Alternatively, the user can choose to specify which heuristic to use
for computing the preconditioning matrix by setting the option string
to either `id`, `med`,  `sclmed`, or `smpcov`. Standardisation can be
disabled by setting `stnd=False`. For example, the default setting
corresponds to:
```python
idx = thin(smpl, grad, 40, stnd=True, pre='id')
```
The details for each of the heuristics are documented in Section 2.3 of
the accompanying paper.

# PyStan Example
As an illustration of how Stein Thinning can be used to post-process
output from [Stan](https://mc-stan.org/users/interfaces/pystan), consider
the following simple Stan script that produces correlated samples from a
bivariate Gaussian model:
```python
from pystan import StanModel
mc = """
parameters {vector[2] x;}
model {x ~ multi_normal([0, 0], [[1, 0.8], [0.8, 1]]);}
"""
sm = stan.build(mc, random_seed=12345)
fit = sm.sample(num_samples=1000)
```
The bivariate Gaussian model is used for illustration, but regardless of
the complexity of the model being sampled the output of Stan will always
be a `fit` object (StanFit instance).
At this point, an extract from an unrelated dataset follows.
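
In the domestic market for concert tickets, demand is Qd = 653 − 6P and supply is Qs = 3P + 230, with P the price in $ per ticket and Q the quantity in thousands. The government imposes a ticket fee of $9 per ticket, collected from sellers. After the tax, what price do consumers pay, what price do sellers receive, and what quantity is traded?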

The sampled points and the
log-posterior gradients can be extracted from the returned `fit` object:
```python
import numpy as np
sample = fit['x'].T
gradient = np.apply_along_axis(lambda x: sm.grad_log_prob(x.tolist()), 1, sample)
idx = thin(sample, gradient, 40)
```
The selected points can then be plotted:
```python
plt.figure()
plt.scatter(sample[:, 0], sample[:, 1], color='lightgray')
plt.scatter(sample[idx, 0], sample[idx, 1], color='red')
plt.show()
```
![Stein Thinning Demo Results](stein_thinning/pystan/demo.png?raw=true)

The above example can be found in `pystan/demo.py`.